Neulich gab es dann auch noch einen Vorfall im Unterricht. Sie sollte etwas vorlesen. Sie kann sehr gut lesen, liest auch gerne und hatte bisher noch nie Probleme damit. Aber an diesem Tag wollte sie nicht, hat sich schlichtweg geweigert. Im Anschluss an den Unterricht hat die Lehrerin sie dann zu sich gerufen um mit ihr darüber zu sprechen. Sie rückte nicht so richtig mit der Sprache heraus, aber in der Folgezeit ergab sich dann, dass diese Arbeitsverweigerung auf meinen Umzug in eine andere Stadt zurückzuführen ist. Ich muss noch einmal mit ihr darüber sprechen und ihr einiges diesbezüglich klarmachen, dass ich eben nicht völlig aus der Welt sein werde und so.
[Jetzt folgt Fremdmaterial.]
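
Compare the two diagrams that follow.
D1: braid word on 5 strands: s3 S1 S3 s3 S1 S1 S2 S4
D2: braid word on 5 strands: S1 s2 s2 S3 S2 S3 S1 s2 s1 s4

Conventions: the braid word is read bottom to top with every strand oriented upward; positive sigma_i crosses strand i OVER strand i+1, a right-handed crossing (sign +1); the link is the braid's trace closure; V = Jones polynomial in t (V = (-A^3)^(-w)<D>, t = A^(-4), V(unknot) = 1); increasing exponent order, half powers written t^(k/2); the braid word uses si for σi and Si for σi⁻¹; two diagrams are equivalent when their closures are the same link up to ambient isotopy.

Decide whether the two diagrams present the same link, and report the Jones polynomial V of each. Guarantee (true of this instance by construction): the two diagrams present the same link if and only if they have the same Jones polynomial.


equivalent: no
V(D1) = -t^-4 + t^-3 + t^-1  (w -4, c 8, <D> = A^-8 + 1 - A^4)
V(D2) = 1  (w 0, c 10, <D> = 1)
why: 2 classes among 2 diagrams; unequal V(t) rules out equality


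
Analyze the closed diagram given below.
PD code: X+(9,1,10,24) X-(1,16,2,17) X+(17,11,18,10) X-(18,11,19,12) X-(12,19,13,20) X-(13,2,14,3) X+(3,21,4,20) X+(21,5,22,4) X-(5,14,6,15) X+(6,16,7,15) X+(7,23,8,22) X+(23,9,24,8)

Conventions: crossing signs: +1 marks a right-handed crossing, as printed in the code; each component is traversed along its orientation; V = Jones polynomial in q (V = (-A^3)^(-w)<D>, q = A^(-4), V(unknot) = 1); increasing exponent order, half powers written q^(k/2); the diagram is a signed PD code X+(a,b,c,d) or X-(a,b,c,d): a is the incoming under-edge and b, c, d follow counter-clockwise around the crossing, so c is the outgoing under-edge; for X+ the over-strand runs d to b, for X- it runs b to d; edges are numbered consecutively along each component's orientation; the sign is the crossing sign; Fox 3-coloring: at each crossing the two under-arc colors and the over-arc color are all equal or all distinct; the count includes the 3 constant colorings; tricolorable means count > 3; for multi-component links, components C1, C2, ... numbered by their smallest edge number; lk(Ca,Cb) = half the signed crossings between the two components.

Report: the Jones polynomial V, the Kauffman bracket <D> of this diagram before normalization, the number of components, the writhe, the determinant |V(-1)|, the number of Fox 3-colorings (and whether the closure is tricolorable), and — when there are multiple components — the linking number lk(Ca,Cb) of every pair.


Jones polynomial: V(q) = q + q^3 - q^4
<D> = -A^-10 + A^-6 + A^2; writhe +2
components 1, writhe +2 (12 crossings)
3-colorings: 9 of 3^12, det 3 — tricolorable
note: V spans 3 powers of q: at least 3 crossings in any diagram


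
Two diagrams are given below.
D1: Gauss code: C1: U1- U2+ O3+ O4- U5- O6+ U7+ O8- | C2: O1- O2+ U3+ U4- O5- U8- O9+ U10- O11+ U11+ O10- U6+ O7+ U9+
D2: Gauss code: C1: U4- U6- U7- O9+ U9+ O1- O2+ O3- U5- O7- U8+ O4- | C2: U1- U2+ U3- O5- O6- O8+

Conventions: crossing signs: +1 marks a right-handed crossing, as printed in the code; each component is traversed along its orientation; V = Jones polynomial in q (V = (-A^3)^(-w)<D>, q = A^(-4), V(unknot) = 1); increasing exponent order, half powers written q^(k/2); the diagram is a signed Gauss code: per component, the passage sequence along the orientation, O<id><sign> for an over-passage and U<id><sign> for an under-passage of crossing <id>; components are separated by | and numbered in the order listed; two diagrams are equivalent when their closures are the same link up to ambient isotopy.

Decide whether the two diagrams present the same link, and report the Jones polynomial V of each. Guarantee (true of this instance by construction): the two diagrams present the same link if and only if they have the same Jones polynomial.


equivalent: no
V(D1) = -q^(-3/2) + q^(-1/2) - 2q^(1/2) + q^(3/2) - 2q^(5/2) + q^(7/2)  (w +1, c 11, <D> = -A^-11 + 2A^-7 - A^-3 + 2A - A^5 + A^9)
D2 (bracket A^-7 + A; 9 crossings at w = -3): V = -q^(-5/2) - q^(-1/2)
why: 2 values of V(q) split the 2 diagrams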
Auf dem Weg nach Hause sagte ich ganz beiläufig zu Codo: “Die ist manchmal wie ich.” Hätte ich das mal besser nicht gesagt. “Die ist genau wie du. Vieles weiß sie einfach, das muss man ihr gar nicht sagen und manchmal ist sie genauso komisch wie du. Ich weiß nicht, was es ist, aber irgendwas stimmt mit euch nicht. Dir hab ich es ja schon oft gesagt und Schatzi ist wie eine Kopie von Dir. Und neuerdings sagt sie auch oft, dass sie nicht leben möchte, dass sie lieber tot wäre, aber sie kann es nicht begründen, sagt es wäre halt einfach so.” Nach einer kurzen Pause meinte er noch: “Ich glaub, ihr braucht mal einen Exorzisten oder sowas in der Art.”
Ich habe mit ihr nie über solche Dinge gesprochen, nicht über Anderssein und auch nicht über Sterben. Ich frage mich nur, ob sie es merkt und das ihre Art ist das auszudrücken oder ob sie tatsächlich genauso fühlt. Letzteres wäre mehr als beschissen.